@Blimble: Forget the analogy, what about my other question?
"Are you honestly saying that if the fate of the entire planet was in your hands, and the deciding factor was based on your willingness to throw the death of your enemy's child in their face, you would doom everyone to eternal slavery because that level of taunting is too distasteful?"
@Blimble said:
@Demoskinos: I've been round in circles for this for a while so I can't really be bothered getting into that one again sorry. my basic view is that the child isn't inherently evil as demons in that world can make choices. By not giving it a chance to decide what is right or wrong and killing it because it could be evil one day I view Virgil and Dante by extension of not bringing this up as wrong or showing a decent amount of remorse as evil. And I don't see why killing it was the only path to victory and it still wouldn't make it right
edit:clicked wrong person reply button
Also, since I got this message anyways... Mundus, when next to his portal of power, is invincible. He cannot be touched. The only way to kill him is to pull him away from his portal long enough to close it, which needs both Virgil and Dante. However, Mundus is also very smart and crafty. He isn't going to leave his portal willingly, so what can Dante do? He isn't strong enough to move Mundus by force, so he has to get Mundus angry enough to chase him.
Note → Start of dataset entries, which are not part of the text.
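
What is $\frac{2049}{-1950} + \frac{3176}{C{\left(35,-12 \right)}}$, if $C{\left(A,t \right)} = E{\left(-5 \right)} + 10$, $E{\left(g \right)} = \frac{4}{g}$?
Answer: $\frac{5145291}{14950} \approx 344.17$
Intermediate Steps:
$C{\left(A,t \right)} = \frac{46}{5}$ ($C{\left(A,t \right)} = \frac{4}{-5} + 10 = 4 \left(- \frac{1}{5}\right) + 10 = - \frac{4}{5} + 10 = \frac{46}{5}$)
$\frac{2049}{-1950} + \frac{3176}{C{\left(35,-12 \right)}} = \frac{2049}{-1950} + \frac{3176}{\frac{46}{5}} = 2049 \left(- \frac{1}{1950}\right) + 3176 \cdot \frac{5}{46} = - \frac{683}{650} + \frac{7940}{23} = \frac{5145291}{14950}$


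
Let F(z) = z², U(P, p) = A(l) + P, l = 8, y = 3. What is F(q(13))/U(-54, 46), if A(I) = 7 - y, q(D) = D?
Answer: -169/50 ≈ -3.3800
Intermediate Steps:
A(I) = 4 (A(I) = 7 - 1*3 = 7 - 3 = 4)
U(P, p) = 4 + P
F(q(13))/U(-54, 46) = 13²/(4 - 54) = 169/(-50) = 169*(-1/50) = -169/50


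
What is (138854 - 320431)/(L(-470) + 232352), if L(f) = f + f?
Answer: -181577/231412 ≈ -0.78465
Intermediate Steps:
L(f) = 2*f
(138854 - 320431)/(L(-470) + 232352) = (138854 - 320431)/(2*(-470) + 232352) = -181577/(-940 + 232352) = -181577/231412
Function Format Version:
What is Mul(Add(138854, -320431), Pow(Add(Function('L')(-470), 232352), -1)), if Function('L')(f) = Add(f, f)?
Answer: Rational(-181577, 231412) ≈ -0.78465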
Of course that's not an easy thing to do when you're dealing with an uncaring/unfeeling demon. So they found the one thing that Mundus did care about, his unborn child, and capitalized on it.
And remember, Dante didn't even want to use Lilith and the baby to get Mundus at first, even though he knew that it was likely his only shot. He was willing to trade her for Kat instead, hoping they could find another way. Of course Virgil knows this isn't possible and, true to his "end by any means" personality, takes the shot when he has the chance. At that point the world starts exploding so it becomes do or die time. It's go go go time so Dante follows Virgil's plan, as distasteful as it may be. And even then he still tries to do it his way by talking about freedom for humanity, but it's clear that Mundus isn't biting. So he puts on his facade once more and goads him into losing his tempter the only way he knows how.
EDIT: Ok and back to the analogy really quickly because I do have an answer. If the Empire is this big bad place, how do you know these non combats weren't conscripted against their will? Sure the Empire would want the best engineers/doctors/whatever working on their crown jewel so it stands to reason that they'd pull in the best-of-the-best regardless of how willing or unwilling they were.